I've only been in Kumdo for a short while, what a blast, I recommend taking it if you aren't already.

Under $400.00 bucks is what I'm looking for.

Thanks everybody.


----------



## Brian R. VanCise (Feb 2, 2008)

Kumdo is a blast.  Good luck with your search though I think if you look around you will find new armor at a comparable price.


----------



## Ninjamom (Feb 2, 2008)

1st: talk to your Instructor so you know what you are looking for.  You might fnd it better to get a decent Beginner's grade set NEW, sized to fit you.  It may not last as long, or it may last better, and you can get a new set for under that from several different vendors online.

2nd: If you decide you're still going with a used set, then do some research.  Learn the terminology, the right sizing, what makes for good quality (materials, stitching), and where to watch for wear-and-tear (inside the palm of the gloves, padding).

3rd. Check e-Bay.  And KEEP WATCHING!!!!
Use keywords like kendo armor, kumdo armor, bogu, and hogu.

I bought two complete sets, parts of a child's set, and four shinais for $400.  Between all the parts, I ended up with one and a half decent sets of armor, and used shinai for any beginning student to use who visits our class.

Happy hunting!


----------



## Tyler1 (Feb 3, 2008)

The armor they want us to get is $420, very nice stuff.

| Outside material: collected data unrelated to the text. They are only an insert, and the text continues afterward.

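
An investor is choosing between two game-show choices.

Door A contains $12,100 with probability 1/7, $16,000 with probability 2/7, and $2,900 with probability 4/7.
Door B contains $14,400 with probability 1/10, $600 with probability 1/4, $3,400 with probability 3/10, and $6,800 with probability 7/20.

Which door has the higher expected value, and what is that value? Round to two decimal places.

Door A ($7,957.14)

Door A = 1/7 × 12100 + 2/7 × 16000 + 4/7 × 2900 = 1728.5714 + 4571.4286 + 1657.1429 = 7957.1429
Door B = 1/10 × 14400 + 1/4 × 600 + 3/10 × 3400 + 7/20 × 6800 = 1440 + 150 + 1020 + 2380 = 4990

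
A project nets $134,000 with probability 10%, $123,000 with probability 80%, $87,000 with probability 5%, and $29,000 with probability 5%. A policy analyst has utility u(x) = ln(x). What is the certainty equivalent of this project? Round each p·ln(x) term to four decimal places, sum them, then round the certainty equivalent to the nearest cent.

E[u] = 0.1·ln(134000) + 0.8·ln(123000) + 0.05·ln(87000) + 0.05·ln(29000) = 1.1806 + 9.3760 + 0.5687 + 0.5138 = 11.6391
CE = e^11.6391 ≈ 113448.02

$113,448.02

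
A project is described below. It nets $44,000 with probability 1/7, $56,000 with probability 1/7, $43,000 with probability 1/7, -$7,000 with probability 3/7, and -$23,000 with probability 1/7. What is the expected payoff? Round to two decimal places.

$14,142.86

EV = 1/7 × 44000 + 1/7 × 56000 + 1/7 × 43000 + 3/7 × (-7000) + 1/7 × (-23000) = 6285.7143 + 8000 + 6142.8571 − 3000 − 3285.7143 = 14142.8571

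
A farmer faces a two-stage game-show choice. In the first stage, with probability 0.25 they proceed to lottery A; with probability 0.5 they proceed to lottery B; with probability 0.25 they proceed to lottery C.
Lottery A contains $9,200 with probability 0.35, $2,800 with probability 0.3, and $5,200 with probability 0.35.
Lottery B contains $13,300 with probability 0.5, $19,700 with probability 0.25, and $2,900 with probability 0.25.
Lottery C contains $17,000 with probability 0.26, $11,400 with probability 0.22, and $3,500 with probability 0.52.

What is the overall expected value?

EV(A) = 0.35 × 9200 + 0.3 × 2800 + 0.35 × 5200 = 3220 + 840 + 1820 = 5880
EV(B) = 0.5 × 13300 + 0.25 × 19700 + 0.25 × 2900 = 6650 + 4925 + 725 = 12300
EV(C) = 0.26 × 17000 + 0.22 × 11400 + 0.52 × 3500 = 4420 + 2508 + 1820 = 8748
Overall = 0.25 × 5880 + 0.5 × 12300 + 0.25 × 8748 = 1470 + 6150 + 2187 = 9807

$9,807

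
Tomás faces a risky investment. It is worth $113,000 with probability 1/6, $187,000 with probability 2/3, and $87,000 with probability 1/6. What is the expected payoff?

$158,000

EV = 1/6 × 113000 + 2/3 × 187000 + 1/6 × 87000 = 18833.3333 + 124666.6667 + 14500 = 158000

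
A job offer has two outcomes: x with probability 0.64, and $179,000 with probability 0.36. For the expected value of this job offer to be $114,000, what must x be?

0.64·x + 0.36·179000 = 114000
0.64·x = 114000 − 64440 = 49560
x = 49560 / 0.64 = 77437.5

x = $77,437.50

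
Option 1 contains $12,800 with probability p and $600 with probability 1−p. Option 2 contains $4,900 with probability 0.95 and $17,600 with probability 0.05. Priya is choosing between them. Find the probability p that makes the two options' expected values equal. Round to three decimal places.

p = 0.405

EV(Option 2) = 0.95 × 4900 + 0.05 × 17600 = 4655 + 880 = 5535
p·12800 + (1−p)·600 = 5535
12200p + 600 = 5535
p = (5535 − 600) / 12200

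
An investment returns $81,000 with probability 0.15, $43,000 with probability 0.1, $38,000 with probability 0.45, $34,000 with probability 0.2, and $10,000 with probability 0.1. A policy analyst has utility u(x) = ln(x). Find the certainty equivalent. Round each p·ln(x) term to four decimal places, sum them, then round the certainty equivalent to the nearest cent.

E[u] = 0.15·ln(81000) + 0.1·ln(43000) + 0.45·ln(38000) + 0.2·ln(34000) + 0.1·ln(10000) = 1.6953 + 1.0669 + 4.7454 + 2.0868 + 0.9210 = 10.5154
CE = e^10.5154 ≈ 36879.09

$36,879.09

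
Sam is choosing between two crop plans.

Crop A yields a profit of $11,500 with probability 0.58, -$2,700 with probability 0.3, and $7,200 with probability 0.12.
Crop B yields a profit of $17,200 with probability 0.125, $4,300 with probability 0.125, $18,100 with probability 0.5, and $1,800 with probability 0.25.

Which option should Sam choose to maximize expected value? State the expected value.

Crop B ($12,187.50)

Crop A = 0.58 × 11500 + 0.3 × (-2700) + 0.12 × 7200 = 6670 − 810 + 864 = 6724
Crop B = 0.125 × 17200 + 0.125 × 4300 + 0.5 × 18100 + 0.25 × 1800 = 2150 + 537.5 + 9050 + 450 = 12187.5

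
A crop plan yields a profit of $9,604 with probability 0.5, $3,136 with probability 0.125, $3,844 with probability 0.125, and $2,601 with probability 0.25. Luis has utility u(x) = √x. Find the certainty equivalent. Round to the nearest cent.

E[u] = 0.5·√9604 + 0.125·√3136 + 0.125·√3844 + 0.25·√2601 = 0.5·98 + 0.125·56 + 0.125·62 + 0.25·51 = 76.5
CE = (76.5)² = 5852.25

$5,852.25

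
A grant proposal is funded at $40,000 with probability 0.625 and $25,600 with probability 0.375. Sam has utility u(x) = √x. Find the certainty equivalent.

$34,225

E[u] = 0.625·√40000 + 0.375·√25600 = 0.625·200 + 0.375·160 = 185
CE = (185)² = 34225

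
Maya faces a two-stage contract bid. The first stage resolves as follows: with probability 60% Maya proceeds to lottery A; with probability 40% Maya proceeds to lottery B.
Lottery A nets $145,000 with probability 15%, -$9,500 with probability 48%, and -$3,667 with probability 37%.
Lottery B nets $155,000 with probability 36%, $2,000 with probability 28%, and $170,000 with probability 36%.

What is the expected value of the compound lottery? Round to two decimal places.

$56,523.93

EV(A) = 0.15 × 145000 + 0.48 × (-9500) + 0.37 × (-3667) = 21750 − 4560 − 1356.79 = 15833.21
EV(B) = 0.36 × 155000 + 0.28 × 2000 + 0.36 × 170000 = 55800 + 560 + 61200 = 117560
Overall = 0.6 × 15833.21 + 0.4 × 117560 = 9499.926 + 47024 = 56523.926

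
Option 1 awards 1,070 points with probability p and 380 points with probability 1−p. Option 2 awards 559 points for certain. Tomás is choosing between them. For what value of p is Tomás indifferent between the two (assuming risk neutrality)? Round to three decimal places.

p = 0.259

p·1070 + (1−p)·380 = 559
690p + 380 = 559
p = (559 − 380) / 690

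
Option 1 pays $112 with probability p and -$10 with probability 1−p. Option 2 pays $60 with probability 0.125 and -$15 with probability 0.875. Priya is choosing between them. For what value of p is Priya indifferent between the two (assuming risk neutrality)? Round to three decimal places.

EV(Option 2) = 0.125 × 60 + 0.875 × (-15) = 7.5 − 13.125 = -5.625
p·112 + (1−p)·(-10) = -5.625
122p − 10 = -5.625
p = (-5.625 + 10) / 122

p = 0.036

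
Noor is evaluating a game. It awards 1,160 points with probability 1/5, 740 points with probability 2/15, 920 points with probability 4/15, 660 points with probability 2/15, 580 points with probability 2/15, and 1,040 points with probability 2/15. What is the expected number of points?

EV = 1/5 × 1160 + 2/15 × 740 + 4/15 × 920 + 2/15 × 660 + 2/15 × 580 + 2/15 × 1040 = 232 + 98.6667 + 245.3333 + 88 + 77.3333 + 138.6667 = 880

880 points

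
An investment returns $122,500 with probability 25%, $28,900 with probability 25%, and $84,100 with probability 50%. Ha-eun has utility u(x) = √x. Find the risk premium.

E[u] = 0.25·√122500 + 0.25·√28900 + 0.5·√84100 = 0.25·350 + 0.25·170 + 0.5·290 = 275
CE = (275)² = 75625
Risk premium = EV − CE = 79900 − 75625 = 4275

$4,275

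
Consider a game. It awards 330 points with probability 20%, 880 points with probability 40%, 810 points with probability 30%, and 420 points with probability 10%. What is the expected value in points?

703 points

EV = 0.2 × 330 + 0.4 × 880 + 0.3 × 810 + 0.1 × 420 = 66 + 352 + 243 + 42 = 703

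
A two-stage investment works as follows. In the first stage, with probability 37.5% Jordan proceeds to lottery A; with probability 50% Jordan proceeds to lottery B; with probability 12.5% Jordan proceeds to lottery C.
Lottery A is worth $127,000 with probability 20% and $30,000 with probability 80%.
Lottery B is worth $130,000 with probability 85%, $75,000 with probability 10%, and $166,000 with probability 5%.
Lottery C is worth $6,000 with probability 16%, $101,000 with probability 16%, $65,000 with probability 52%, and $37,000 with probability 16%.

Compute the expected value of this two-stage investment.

EV(A) = 0.2 × 127000 + 0.8 × 30000 = 25400 + 24000 = 49400
EV(B) = 0.85 × 130000 + 0.1 × 75000 + 0.05 × 166000 = 110500 + 7500 + 8300 = 126300
EV(C) = 0.16 × 6000 + 0.16 × 101000 + 0.52 × 65000 + 0.16 × 37000 = 960 + 16160 + 33800 + 5920 = 56840
Overall = 0.375 × 49400 + 0.5 × 126300 + 0.125 × 56840 = 18525 + 63150 + 7105 = 88780

$88,780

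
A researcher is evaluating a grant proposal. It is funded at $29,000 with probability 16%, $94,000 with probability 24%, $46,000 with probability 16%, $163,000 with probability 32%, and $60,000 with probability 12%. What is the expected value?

EV = 0.16 × 29000 + 0.24 × 94000 + 0.16 × 46000 + 0.32 × 163000 + 0.12 × 60000 = 4640 + 22560 + 7360 + 52160 + 7200 = 93920

$93,920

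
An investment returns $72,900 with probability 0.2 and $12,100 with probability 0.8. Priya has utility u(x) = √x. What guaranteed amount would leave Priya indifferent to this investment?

E[u] = 0.2·√72900 + 0.8·√12100 = 0.2·270 + 0.8·110 = 142
CE = (142)² = 20164

$20,164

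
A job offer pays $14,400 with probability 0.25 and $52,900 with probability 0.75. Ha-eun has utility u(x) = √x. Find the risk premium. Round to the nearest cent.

E[u] = 0.25·√14400 + 0.75·√52900 = 0.25·120 + 0.75·230 = 202.5
CE = (202.5)² = 41006.25
Risk premium = EV − CE = 43275 − 41006.25 = 2268.75

$2,268.75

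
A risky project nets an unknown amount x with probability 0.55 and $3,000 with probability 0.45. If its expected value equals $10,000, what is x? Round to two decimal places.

x = $15,727.27

0.55·x + 0.45·3000 = 10000
0.55·x = 10000 − 1350 = 8650
x = 8650 / 0.55 = 15727.2727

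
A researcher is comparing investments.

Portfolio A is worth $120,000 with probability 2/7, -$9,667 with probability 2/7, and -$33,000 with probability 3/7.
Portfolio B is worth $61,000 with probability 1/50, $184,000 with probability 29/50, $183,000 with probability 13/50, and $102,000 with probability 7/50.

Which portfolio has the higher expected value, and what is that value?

Portfolio A = 2/7 × 120000 + 2/7 × (-9667) + 3/7 × (-33000) = 34285.7143 − 2762 − 14142.8571 = 17380.8571
Portfolio B = 1/50 × 61000 + 29/50 × 184000 + 13/50 × 183000 + 7/50 × 102000 = 1220 + 106720 + 47580 + 14280 = 169800

Portfolio B ($169,800)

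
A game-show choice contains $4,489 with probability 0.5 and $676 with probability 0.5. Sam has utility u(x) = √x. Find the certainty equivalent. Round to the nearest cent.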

Thanks for the info. I have a few months until it's required,l I'll keep searching the inet.


----------



## Ninjamom (Feb 3, 2008)

Forgot to mention: Kendo World Magazine has a website with online forum dedicated to Japanese kendo and related arts, one section of which is devoted to equipment.  Kendo and sport kumdo (Daehan Kumdo through the KKA) are essentially the same thing, and use the same armor.

So, please check out this link to their forum, and you will get to the equipment section.  Notice the FAQ stickied at the top, with important information about selecting and purchasing bogu (kendo armor), ane check the other posts for information about used armor offered for sale.


----------